Friday, June 17th 2016, 6:00AM
by Susan Edmunds
Adminis evolved from wealth management firm Crema Capital.
It is a cloud-based system that has the capacity to provide investment accounting, administration and registry services to PIE Funds, DIMS providers, wealth managers, advisers and limited partnerships.
Chief executive Martin Kay says the platform is on track to get $1 billion in assets under administration this year.
He said Crema developed the platform when it couldn’t find an appropriate service for its own needs. Everything in the market was either suitable for those with low-end requirements or the very high-end.
“We started talking to other nascent fund managers and they were having the same issues. We showed them what we had done and they were excited and impressed.”

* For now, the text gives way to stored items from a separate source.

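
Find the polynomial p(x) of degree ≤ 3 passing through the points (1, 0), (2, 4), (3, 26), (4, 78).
2*x**3 - 3*x**2 - x + 2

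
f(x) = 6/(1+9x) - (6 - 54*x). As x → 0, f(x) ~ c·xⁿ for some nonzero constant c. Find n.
2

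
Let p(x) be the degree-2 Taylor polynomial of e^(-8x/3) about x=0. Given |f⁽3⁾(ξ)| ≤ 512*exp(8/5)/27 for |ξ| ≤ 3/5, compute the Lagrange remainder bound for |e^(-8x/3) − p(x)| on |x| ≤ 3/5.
256*exp(8/5)/375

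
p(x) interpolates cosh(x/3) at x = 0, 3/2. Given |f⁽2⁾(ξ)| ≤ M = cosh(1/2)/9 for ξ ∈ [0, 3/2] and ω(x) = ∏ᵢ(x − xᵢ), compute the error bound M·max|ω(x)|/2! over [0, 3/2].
cosh(1/2)/32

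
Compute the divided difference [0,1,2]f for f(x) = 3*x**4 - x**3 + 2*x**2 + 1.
20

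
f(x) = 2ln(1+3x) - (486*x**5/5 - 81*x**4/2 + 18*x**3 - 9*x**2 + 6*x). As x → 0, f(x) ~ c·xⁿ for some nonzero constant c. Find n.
6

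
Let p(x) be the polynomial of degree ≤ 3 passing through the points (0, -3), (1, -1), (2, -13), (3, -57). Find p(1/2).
-11/8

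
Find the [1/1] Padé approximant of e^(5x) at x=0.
(5*x/2 + 1)/(1 - 5*x/2)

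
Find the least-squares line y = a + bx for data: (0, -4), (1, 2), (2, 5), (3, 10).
a = -7/2, b = 9/2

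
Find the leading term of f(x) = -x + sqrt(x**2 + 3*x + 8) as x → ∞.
3/2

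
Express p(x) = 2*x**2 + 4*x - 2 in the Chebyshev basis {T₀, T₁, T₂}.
-T₀ + (4)T₁ + T₂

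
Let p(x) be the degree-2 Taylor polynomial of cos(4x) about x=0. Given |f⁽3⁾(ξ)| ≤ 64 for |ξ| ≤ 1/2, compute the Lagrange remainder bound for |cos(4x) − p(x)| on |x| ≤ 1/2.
4/3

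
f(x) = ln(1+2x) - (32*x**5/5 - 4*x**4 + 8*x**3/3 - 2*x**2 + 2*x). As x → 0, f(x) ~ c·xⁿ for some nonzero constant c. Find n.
6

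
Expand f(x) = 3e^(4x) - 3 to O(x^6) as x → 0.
12*x + 24*x**2 + 32*x**3 + 32*x**4 + 128*x**5/5 + O(x**6)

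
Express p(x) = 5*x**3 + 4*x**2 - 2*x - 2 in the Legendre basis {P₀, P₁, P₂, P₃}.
(-2/3)P₀ + P₁ + (8/3)P₂ + (2)P₃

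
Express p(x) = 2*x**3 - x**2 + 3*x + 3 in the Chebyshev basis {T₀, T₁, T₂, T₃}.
(5/2)T₀ + (9/2)T₁ + (-1/2)T₂ + (1/2)T₃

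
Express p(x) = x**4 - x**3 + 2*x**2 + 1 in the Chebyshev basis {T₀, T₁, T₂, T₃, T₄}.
(19/8)T₀ + (-3/4)T₁ + (3/2)T₂ + (-1/4)T₃ + (1/8)T₄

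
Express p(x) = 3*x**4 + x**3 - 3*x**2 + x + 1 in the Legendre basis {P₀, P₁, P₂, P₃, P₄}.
(3/5)P₀ + (8/5)P₁ + (-2/7)P₂ + (2/5)P₃ + (24/35)P₄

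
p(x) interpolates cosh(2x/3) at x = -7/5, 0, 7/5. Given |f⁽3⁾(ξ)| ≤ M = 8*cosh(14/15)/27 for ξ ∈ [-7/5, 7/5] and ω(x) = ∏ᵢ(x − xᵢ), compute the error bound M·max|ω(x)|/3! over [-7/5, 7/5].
2744*sqrt(3)*cosh(14/15)/91125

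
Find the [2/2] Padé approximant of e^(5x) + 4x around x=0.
(595*x**2/36 + 59*x/6 + 1)/(-125*x**2/36 + 5*x/6 + 1)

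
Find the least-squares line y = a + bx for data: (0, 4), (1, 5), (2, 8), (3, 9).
a = 19/5, b = 9/5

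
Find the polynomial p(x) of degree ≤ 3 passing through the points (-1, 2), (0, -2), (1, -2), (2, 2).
2*x**2 - 2*x - 2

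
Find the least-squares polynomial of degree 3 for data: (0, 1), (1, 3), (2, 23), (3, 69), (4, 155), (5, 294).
50/63 + (-190/189)x + (473/252)x² + (217/108)x³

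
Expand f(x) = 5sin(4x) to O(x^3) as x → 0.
20*x + O(x**3)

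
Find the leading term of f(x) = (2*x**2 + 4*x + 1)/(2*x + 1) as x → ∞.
x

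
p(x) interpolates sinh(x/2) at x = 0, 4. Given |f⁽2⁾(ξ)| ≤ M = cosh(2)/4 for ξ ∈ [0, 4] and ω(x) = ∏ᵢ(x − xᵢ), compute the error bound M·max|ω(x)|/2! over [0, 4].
cosh(2)/2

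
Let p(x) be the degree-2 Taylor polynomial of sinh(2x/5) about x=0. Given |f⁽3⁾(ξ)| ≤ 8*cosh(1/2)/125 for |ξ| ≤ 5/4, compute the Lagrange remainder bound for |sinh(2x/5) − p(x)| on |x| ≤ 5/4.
cosh(1/2)/48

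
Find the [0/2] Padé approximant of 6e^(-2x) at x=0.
6/(2*x**2 + 2*x + 1)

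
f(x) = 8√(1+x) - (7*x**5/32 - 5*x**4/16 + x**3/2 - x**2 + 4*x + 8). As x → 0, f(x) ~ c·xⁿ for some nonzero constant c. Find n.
6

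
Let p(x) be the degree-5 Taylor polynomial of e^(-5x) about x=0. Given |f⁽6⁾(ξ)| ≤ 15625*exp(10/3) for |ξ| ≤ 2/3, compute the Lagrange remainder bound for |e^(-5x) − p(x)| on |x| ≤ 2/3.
12500*exp(10/3)/6561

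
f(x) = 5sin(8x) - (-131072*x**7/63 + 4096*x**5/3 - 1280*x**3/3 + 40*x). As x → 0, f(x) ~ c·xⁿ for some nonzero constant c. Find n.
9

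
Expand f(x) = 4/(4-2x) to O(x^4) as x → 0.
1 + x/2 + x**2/4 + x**3/8 + O(x**4)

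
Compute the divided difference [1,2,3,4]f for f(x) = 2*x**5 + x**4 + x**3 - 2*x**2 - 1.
141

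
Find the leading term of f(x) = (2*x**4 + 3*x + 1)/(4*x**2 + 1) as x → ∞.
x**2/2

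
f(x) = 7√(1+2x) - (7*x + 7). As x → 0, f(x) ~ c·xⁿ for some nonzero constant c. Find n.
2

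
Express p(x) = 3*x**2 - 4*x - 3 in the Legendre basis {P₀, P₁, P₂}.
(-2)P₀ + (-4)P₁ + (2)P₂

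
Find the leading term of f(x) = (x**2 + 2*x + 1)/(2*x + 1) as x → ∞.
x/2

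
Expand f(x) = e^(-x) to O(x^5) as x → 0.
1 - x + x**2/2 - x**3/6 + x**4/24 + O(x**5)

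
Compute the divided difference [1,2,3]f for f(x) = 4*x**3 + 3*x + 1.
24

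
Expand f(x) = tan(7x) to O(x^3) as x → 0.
7*x + O(x**3)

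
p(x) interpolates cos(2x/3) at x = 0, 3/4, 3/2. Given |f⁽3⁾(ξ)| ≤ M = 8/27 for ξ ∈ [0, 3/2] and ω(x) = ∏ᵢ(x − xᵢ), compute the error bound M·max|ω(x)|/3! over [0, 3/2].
sqrt(3)/216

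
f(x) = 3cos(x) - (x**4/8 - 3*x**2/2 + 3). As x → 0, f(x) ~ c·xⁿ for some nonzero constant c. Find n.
6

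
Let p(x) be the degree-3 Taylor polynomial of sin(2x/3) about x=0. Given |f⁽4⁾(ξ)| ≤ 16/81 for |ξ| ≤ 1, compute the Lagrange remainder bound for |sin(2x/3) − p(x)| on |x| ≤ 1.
2/243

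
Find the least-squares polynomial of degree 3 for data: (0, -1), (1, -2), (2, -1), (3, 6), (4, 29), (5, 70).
-62/63 + (131/378)x + (-146/63)x² + (55/54)x³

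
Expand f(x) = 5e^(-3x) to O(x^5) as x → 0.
5 - 15*x + 45*x**2/2 - 45*x**3/2 + 135*x**4/8 + O(x**5)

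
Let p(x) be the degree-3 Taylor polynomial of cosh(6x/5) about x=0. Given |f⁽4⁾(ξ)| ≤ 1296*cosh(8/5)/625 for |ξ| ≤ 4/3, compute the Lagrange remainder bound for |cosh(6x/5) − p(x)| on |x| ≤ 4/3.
512*cosh(8/5)/1875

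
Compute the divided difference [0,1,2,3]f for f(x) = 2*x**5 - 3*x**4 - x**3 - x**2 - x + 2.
31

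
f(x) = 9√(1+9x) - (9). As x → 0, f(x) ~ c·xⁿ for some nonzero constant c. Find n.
1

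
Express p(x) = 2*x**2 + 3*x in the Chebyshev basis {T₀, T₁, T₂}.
T₀ + (3)T₁ + T₂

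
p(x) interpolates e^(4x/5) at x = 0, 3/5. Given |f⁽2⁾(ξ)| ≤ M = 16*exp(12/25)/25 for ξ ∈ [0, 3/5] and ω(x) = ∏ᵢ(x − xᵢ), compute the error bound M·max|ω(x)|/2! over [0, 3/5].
18*exp(12/25)/625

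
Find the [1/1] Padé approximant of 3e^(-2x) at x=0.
(3 - 3*x)/(x + 1)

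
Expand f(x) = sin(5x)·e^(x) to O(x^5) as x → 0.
5*x + 5*x**2 - 55*x**3/3 - 20*x**4 + O(x**5)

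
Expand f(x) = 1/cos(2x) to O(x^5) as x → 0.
1 + 2*x**2 + 10*x**4/3 + O(x**5)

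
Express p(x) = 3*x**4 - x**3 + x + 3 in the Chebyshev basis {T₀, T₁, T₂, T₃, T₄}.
(33/8)T₀ + (1/4)T₁ + (3/2)T₂ + (-1/4)T₃ + (3/8)T₄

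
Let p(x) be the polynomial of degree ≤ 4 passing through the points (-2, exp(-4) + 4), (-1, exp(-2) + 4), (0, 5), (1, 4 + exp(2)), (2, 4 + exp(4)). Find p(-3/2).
(35 + 140*exp(2) + (-5*exp(4) + 28*exp(2) + 442)*exp(4))*exp(-4)/128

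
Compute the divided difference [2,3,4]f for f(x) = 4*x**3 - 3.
36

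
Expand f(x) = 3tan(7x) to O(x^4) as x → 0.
21*x + 343*x**3 + O(x**4)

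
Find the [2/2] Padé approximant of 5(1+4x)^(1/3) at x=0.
(560*x**2/27 + 70*x/3 + 5)/(40*x**2/27 + 10*x/3 + 1)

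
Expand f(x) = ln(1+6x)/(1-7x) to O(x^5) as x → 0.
6*x + 24*x**2 + 240*x**3 + 1356*x**4 + O(x**5)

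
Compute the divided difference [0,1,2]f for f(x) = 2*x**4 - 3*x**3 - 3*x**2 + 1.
2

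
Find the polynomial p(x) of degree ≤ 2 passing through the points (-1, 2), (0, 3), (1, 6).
x**2 + 2*x + 3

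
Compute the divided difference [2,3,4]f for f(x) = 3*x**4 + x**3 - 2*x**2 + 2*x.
172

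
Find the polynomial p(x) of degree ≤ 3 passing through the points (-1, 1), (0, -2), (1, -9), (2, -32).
-2*x**3 - 2*x**2 - 3*x - 2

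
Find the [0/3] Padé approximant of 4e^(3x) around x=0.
4/(-9*x**3/2 + 9*x**2/2 - 3*x + 1)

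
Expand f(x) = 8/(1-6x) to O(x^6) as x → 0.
8 + 48*x + 288*x**2 + 1728*x**3 + 10368*x**4 + 62208*x**5 + O(x**6)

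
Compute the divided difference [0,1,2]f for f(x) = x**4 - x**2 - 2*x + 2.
6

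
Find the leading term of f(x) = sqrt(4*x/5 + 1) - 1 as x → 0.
2*x/5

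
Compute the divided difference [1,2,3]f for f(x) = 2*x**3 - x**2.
11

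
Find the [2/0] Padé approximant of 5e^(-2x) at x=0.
10*x**2 - 10*x + 5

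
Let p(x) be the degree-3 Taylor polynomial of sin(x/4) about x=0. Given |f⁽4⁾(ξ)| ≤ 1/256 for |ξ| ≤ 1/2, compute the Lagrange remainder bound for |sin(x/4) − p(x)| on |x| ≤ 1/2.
1/98304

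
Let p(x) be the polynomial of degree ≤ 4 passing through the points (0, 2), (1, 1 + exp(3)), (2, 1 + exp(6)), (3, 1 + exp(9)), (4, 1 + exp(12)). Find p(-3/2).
-385*exp(9)/32 - 693*exp(3)/32 + 1283/128 + 1485*exp(6)/64 + 315*exp(12)/128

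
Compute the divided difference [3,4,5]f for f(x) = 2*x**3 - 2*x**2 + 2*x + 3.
22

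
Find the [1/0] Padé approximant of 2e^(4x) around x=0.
8*x + 2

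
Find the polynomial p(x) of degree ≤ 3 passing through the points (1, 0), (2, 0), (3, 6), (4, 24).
x**3 - 3*x**2 + 2*x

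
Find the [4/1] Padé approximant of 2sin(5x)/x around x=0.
625*x**4/12 - 125*x**2/3 + 10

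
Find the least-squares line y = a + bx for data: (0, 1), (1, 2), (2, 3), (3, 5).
a = 4/5, b = 13/10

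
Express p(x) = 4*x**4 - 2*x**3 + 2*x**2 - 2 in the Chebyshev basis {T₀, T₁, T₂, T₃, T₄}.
(1/2)T₀ + (-3/2)T₁ + (3)T₂ + (-1/2)T₃ + (1/2)T₄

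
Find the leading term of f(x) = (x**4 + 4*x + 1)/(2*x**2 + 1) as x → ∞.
x**2/2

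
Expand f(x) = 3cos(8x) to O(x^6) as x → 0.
3 - 96*x**2 + 512*x**4 + O(x**6)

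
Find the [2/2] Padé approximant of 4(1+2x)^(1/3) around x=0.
(112*x**2/27 + 28*x/3 + 4)/(10*x**2/27 + 5*x/3 + 1)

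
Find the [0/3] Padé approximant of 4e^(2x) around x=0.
4/(-4*x**3/3 + 2*x**2 - 2*x + 1)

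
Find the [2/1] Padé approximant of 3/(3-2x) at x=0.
1/(1 - 2*x/3)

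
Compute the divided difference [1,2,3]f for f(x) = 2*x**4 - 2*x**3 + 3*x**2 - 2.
41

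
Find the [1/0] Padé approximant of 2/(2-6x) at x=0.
3*x + 1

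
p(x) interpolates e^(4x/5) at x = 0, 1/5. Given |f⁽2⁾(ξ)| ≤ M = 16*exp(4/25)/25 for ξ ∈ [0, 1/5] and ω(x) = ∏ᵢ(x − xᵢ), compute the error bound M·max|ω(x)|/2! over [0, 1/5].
2*exp(4/25)/625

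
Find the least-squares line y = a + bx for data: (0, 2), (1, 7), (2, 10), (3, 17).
a = 9/5, b = 24/5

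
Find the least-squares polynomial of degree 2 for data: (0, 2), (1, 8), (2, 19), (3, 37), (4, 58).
66/35 + (247/70)x + (37/14)x²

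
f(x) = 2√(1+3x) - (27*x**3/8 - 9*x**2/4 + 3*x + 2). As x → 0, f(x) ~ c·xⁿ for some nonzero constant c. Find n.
4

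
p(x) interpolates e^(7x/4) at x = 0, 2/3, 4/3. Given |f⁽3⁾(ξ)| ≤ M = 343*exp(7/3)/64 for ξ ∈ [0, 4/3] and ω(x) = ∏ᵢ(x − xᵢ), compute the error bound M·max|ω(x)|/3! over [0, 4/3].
343*sqrt(3)*exp(7/3)/5832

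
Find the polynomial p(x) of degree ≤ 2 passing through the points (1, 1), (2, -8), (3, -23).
4 - 3*x**2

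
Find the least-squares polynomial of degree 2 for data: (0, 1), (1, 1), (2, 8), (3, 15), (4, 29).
4/5 - x + (2)x²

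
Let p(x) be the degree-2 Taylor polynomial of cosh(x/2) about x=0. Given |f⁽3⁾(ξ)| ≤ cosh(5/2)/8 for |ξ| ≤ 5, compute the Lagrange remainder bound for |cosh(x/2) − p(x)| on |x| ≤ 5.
125*cosh(5/2)/48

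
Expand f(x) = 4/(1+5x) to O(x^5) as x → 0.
4 - 20*x + 100*x**2 - 500*x**3 + 2500*x**4 + O(x**5)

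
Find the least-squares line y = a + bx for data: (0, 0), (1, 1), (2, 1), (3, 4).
a = -3/10, b = 6/5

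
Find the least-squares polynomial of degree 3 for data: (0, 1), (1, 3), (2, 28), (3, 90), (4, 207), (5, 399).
7/9 + (-655/378)x + (109/63)x² + (157/54)x³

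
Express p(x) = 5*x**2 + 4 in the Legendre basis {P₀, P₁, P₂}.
(17/3)P₀ + (10/3)P₂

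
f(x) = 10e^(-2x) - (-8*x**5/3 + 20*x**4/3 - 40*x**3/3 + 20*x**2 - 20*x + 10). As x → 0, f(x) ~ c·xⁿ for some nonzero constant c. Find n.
6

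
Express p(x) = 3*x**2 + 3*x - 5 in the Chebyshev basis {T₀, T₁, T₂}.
(-7/2)T₀ + (3)T₁ + (3/2)T₂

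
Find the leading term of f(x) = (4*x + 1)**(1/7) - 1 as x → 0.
4*x/7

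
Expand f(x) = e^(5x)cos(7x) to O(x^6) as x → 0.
1 + 5*x - 12*x**2 - 305*x**3/3 - 1081*x**4/6 + 95*x**5/6 + O(x**6)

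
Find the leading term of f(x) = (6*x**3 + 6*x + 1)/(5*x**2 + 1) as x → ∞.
6*x/5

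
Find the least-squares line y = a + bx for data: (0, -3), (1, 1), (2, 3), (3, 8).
a = -3, b = 7/2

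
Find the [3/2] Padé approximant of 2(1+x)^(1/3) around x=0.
(14*x**3/405 + 14*x**2/15 + 14*x/5 + 2)/(2*x**2/9 + 16*x/15 + 1)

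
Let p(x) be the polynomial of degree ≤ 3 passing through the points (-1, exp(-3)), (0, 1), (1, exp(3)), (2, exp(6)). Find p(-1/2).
(5 + (-5*exp(3) + 15 + exp(6))*exp(3))*exp(-3)/16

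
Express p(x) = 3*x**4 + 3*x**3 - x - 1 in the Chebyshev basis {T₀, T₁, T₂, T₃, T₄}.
(1/8)T₀ + (5/4)T₁ + (3/2)T₂ + (3/4)T₃ + (3/8)T₄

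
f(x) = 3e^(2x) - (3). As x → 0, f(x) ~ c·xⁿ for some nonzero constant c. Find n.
1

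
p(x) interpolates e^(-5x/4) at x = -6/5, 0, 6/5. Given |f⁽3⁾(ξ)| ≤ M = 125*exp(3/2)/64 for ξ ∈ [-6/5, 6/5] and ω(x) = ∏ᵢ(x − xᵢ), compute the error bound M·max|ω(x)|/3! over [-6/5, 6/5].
sqrt(3)*exp(3/2)/8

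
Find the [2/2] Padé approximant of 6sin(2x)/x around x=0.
(12 - 28*x**2/5)/(x**2/5 + 1)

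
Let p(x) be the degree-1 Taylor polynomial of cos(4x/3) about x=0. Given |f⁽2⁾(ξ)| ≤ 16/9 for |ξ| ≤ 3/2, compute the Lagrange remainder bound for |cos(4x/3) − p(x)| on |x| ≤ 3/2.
2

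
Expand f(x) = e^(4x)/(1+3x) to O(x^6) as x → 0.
1 + x + 5*x**2 - 13*x**3/3 + 71*x**4/3 - 937*x**5/15 + O(x**6)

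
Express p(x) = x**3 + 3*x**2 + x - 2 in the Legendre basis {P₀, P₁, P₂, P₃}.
-P₀ + (8/5)P₁ + (2)P₂ + (2/5)P₃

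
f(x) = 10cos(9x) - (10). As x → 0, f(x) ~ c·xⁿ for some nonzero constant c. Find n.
2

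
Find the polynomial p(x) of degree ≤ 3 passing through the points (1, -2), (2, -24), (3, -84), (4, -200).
-3*x**3 - x**2 + 2*x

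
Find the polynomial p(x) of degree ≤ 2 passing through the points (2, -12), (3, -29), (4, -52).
-3*x**2 - 2*x + 4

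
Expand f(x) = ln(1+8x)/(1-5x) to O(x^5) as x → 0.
8*x + 8*x**2 + 632*x**3/3 + 88*x**4/3 + O(x**5)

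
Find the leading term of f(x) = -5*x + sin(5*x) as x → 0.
-125*x**3/6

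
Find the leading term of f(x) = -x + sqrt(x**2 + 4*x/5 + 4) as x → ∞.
2/5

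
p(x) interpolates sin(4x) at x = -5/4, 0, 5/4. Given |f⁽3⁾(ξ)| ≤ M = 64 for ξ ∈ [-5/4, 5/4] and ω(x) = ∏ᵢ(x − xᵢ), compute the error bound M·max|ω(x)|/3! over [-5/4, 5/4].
125*sqrt(3)/27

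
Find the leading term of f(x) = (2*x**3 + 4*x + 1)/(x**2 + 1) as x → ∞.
2*x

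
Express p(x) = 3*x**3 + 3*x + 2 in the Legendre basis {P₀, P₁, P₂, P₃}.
(2)P₀ + (24/5)P₁ + (6/5)P₃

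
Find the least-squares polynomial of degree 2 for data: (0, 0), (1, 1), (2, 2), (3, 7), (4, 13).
1/5 + (-4/5)x + x²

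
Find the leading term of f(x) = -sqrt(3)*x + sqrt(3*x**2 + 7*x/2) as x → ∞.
7*sqrt(3)/12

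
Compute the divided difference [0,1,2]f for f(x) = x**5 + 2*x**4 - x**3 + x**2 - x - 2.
27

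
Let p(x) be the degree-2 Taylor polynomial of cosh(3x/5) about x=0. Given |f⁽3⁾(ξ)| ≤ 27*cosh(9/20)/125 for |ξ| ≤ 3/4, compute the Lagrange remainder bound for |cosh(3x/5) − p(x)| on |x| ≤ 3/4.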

There are now a team of 14 working on Adminis and it is to branch out into custody services, with BNP Paribas offering sub-custody.
“Other investment managers can’t go to BNP and ask for custody because it typically only deals with very large accounts. We are an aggregator, if you like,” Kay said.
The offer is tailored towards small- to medium-sized wealth managers. Former Kiwibank chief executive Sam Knowles and former BNP Paribas head of securities services Hugh Stevens are on Adminis’ board.
Kay said the company’s goal was to be seen as the Xero of the investment administration world.
Xero’s big strength was that it brought together business owners, accountants and bookkeepers on a single platform, he said. “Our aim is similar - to bring in investors, investment managers and custodians, the main stakeholders around a single source.”
Clients had been impressed by Adminis’ ability to offer innovative options, such as performance fees on an individual client level rather than across funds, he said.
“It means a lot of the unfairness you get from having a high-water mark and having a new investor coming along getting a free ride on performance fees isn’t there. It’s more fair for investors and investor managers.”
It was possible that Adminis could look to expand internationally in future.
Kay said robodavice was not on the cards for the platform – yet.
“If an investment manager had some kind of aspiration to roboadvice we could sit down with them and work it through. We have the capacity to do that. But it’s more a case of we don’t want to go and build it for the sake of it.”